The House and Senate approved the measure — which would fund federal agencies through December 9 — with just two days before federal agencies were set to run out of money.
Once leaders resolved the final sticking point — finding a mechanism to approve money for the city of Flint, Michigan, after its water system was contaminated with lead — members of both parties were eager to wrap up votes and head home to campaign in the final sprint to the November election. Once bipartisan leaders agreed to add an amendment to a separate water infrastructure bill earmarking funds for Flint there was quick agreement to approve the spending bill.
After weeks of negotiation and stalemate, the Senate approved the so-called “continuing resolution” or CR with broad support, passing 72-26.
A few hours later the House followed suit and approved the bill, 342-85.
Senators and House members up for re-election were eager to wrap up business in Washington and return home.
The final package included $1.1 billion for Zika, $500 million for flooding in Louisiana and other states, and $37 million for opioid addiction.
The White House praised the Senate’s passage of the bill, though it expressed disappointment that the measure did not include provisions to restore a board quorum to the Export-Import Bank or allow the Securities and Exchange Commission greater authority in regulating public companies’ political spending.
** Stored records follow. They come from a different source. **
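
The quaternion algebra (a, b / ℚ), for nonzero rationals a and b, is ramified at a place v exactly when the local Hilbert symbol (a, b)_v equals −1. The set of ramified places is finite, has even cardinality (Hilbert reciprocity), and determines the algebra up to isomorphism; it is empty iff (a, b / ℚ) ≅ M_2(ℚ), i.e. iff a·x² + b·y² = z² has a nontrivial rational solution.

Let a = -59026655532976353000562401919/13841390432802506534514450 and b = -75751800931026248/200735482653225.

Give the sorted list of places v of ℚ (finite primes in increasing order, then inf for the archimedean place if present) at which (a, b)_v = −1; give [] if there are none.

[31, inf]

(a, b) ≡ (-62, -2) mod (ℚ^×)²; places V = {2, 3, 5, 7, 13, 23, 29, 31, 47, ∞}.
(a,b)_∞: sgn(-62)=−, sgn(-2)=−, so -1.
(a,b)_5: α=-2, u≡2; β=-2, v≡3 (mod 5); (2|5)=-1, (3|5)=-1; sign (−1)^0·-1^-2·-1^-2 = +1.
(a,b)_29: α=4, u≡9; β=2, v≡12 (mod 29); (9|29)=+1, (12|29)=-1; sign (−1)^0·+1^2·-1^4 = +1.
(a,b)_3: α=-18, u≡1; β=-12, v≡1 (mod 3); (1|3)=+1, (1|3)=+1; sign (−1)^0·+1^-12·+1^-18 = +1.
(a,b)_47: α=8, u≡16; β=4, v≡39 (mod 47); (16|47)=+1, (39|47)=-1; sign (−1)^0·+1^4·-1^8 = +1.
(a,b)_7: α=6, u≡4; β=4, v≡5 (mod 7); (4|7)=+1, (5|7)=-1; sign (−1)^0·+1^4·-1^6 = +1.
(a,b)_31: α=3, u≡22; β=2, v≡3 (mod 31); (22|31)=-1, (3|31)=-1; sign (−1)^0·-1^2·-1^3 = -1.
(a,b)_2: α=-1, β=3; u≡1, v≡7 (mod 8); ε(u)ε(v)=0·1, αω(v)=-1·0, βω(u)=3·0; sum ≡ 0  ⇒  +1.
(a,b)_13: α=-6, u≡1; β=-4, v≡6 (mod 13); (1|13)=+1, (6|13)=-1; sign (−1)^0·+1^-4·-1^-6 = +1.
(a,b)_23: α=-6, u≡19; β=-2, v≡5 (mod 23); (19|23)=-1, (5|23)=-1; sign (−1)^0·-1^-2·-1^-6 = +1.
Ram(-62, -2) = {31, ∞}; no ℚ_31-point on the conic.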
“The administration looks forward to working with the Congress to support investments equally balanced between defense and non-defense spending that will create jobs, support middle-class families, contribute to long-term growth, and safeguard national security,” the statement said.
Under the outline of the deal, reached Tuesday night by House Minority Leader Nancy Pelosi and Speaker Paul Ryan, the leadership agreed to add aid for Flint on a separate water projects bill, setting up the Wednesday vote on that package. The House approved that water legislation shortly before it voted on the CR. A House-Senate conference committee would later reconcile the two competing bills, setting the stage for final approval of the Flint aid in December.
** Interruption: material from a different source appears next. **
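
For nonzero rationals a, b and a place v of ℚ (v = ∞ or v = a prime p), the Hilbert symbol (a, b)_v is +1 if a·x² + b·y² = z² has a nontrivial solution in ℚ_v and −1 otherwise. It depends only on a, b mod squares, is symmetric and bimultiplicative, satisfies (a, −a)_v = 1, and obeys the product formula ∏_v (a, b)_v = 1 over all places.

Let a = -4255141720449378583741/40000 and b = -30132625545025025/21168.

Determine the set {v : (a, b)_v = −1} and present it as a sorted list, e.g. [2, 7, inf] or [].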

During the House debate on the water provision, Michigan Democratic Rep. Dan Kildee, who represents the city of Flint and pleaded for months for Congress to help with resources to replace lead pipes and provide health services to sick residents, said “my constituents have been waiting for more than a year for the help they need.”
Republican Rep. Bill Huizenga of Michigan, who said his family is originally from Flint, called the situation there “tragic” and said “these folks have experienced failure of government at all levels for decades”
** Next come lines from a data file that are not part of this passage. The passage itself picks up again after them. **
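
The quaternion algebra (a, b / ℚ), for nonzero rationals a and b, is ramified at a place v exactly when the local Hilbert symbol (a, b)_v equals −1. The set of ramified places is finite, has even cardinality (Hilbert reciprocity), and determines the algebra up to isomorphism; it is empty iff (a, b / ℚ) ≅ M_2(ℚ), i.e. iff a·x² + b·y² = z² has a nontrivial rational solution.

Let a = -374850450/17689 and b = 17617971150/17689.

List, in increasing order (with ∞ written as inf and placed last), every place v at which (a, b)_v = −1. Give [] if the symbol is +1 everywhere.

[2, 3]

Mod squares: a ≡ -9858, b ≡ 463326. Check v ∈ {∞, 2, 3, 5, 7, 13, 19, 31, 47, 53}.
v=13: a=13^2·(≡4), b=13^2·(≡7) mod 13; (4|13)=+1, (7|13)=-1; (−1)^{2·2·6}·(+1)^2·(-1)^2 = +1.
v=5: a=5^2·(≡3), b=5^2·(≡4) mod 5; (3|5)=-1, (4|5)=+1; (−1)^{2·2·2}·(-1)^2·(+1)^2 = +1.
v=2: v_2(a)=1, v_2(b)=1; units ≡ 7, 7 (mod 8); ε·ε+αω+βω = 1·1+1·0+1·0 ≡ 1  ⇒  (a,b)_2 = -1.
v=47: a=47^0·(≡18), b=47^1·(≡29) mod 47; (18|47)=+1, (29|47)=-1; (−1)^{0·1·23}·(+1)^1·(-1)^0 = +1.
v=53: a=53^1·(≡5), b=53^1·(≡30) mod 53; (5|53)=-1, (30|53)=-1; (−1)^{1·1·26}·(-1)^1·(-1)^1 = +1.
v=7: a=7^-2·(≡3), b=7^-2·(≡6) mod 7; (3|7)=-1, (6|7)=-1; (−1)^{-2·-2·3}·(-1)^-2·(-1)^-2 = +1.
v=3: a=3^3·(≡2), b=3^3·(≡2) mod 3; (2|3)=-1, (2|3)=-1; (−1)^{3·3·1}·(-1)^3·(-1)^3 = -1.
v=∞: -9858 < 0 and 463326 > 0  ⇒  (a,b)_∞ = +1.
v=31: a=31^1·(≡23), b=31^1·(≡4) mod 31; (23|31)=-1, (4|31)=+1; (−1)^{1·1·15}·(-1)^1·(+1)^1 = +1.
v=19: a=19^-2·(≡12), b=19^-2·(≡6) mod 19; (12|19)=-1, (6|19)=+1; (−1)^{-2·-2·9}·(-1)^-2·(+1)^-2 = +1.
(-9858, 463326 / ℚ) ramifies at {2, 3}: a division algebra.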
Speaking at the Washington Economic Forum on Wednesday morning, Ryan said he believed moving the Flint aid on the water bill “will help unlock” the funding package, asserting that the Flint issue “now, I think, will be unstuck.”
The deadline to fund federal agencies is Friday at midnight. Ryan said Wednesday there won’t be a shutdown because GOP members understand the process behind backing a short-term bill.
“Basically, we are having a low-drama moment now,” Ryan said.
On the Senate floor Wednesday morning, Minority Leader Harry Reid said the movement in the House is a “step in the right direction.” But he had warned Senate Majority Leader Mitch McConnell not to back off commitments to approve money for Flint.
“Why can’t they just say they’ll do it?” Reid said. “We’ll continue to exercise caution moving forward, but I’m glad to see progress has been made.”
Reid said on the floor of the Senate he has been given assurances by Republicans that Flint funding will get done in the lame duck session, the period after the elections.
“I am convinced there is going to be help for Flint in the lame duck,” he said, adding this should clear the way for government funding to pass probably Wednesday in the Senate and then the House.
With action on the must-pass funding bill complete, the bill goes to President Obama for his signature. But soon after Congress returns for its post-election session it will begin wrangling on the next round of spending bills, with little time again to avert a potential shutdown.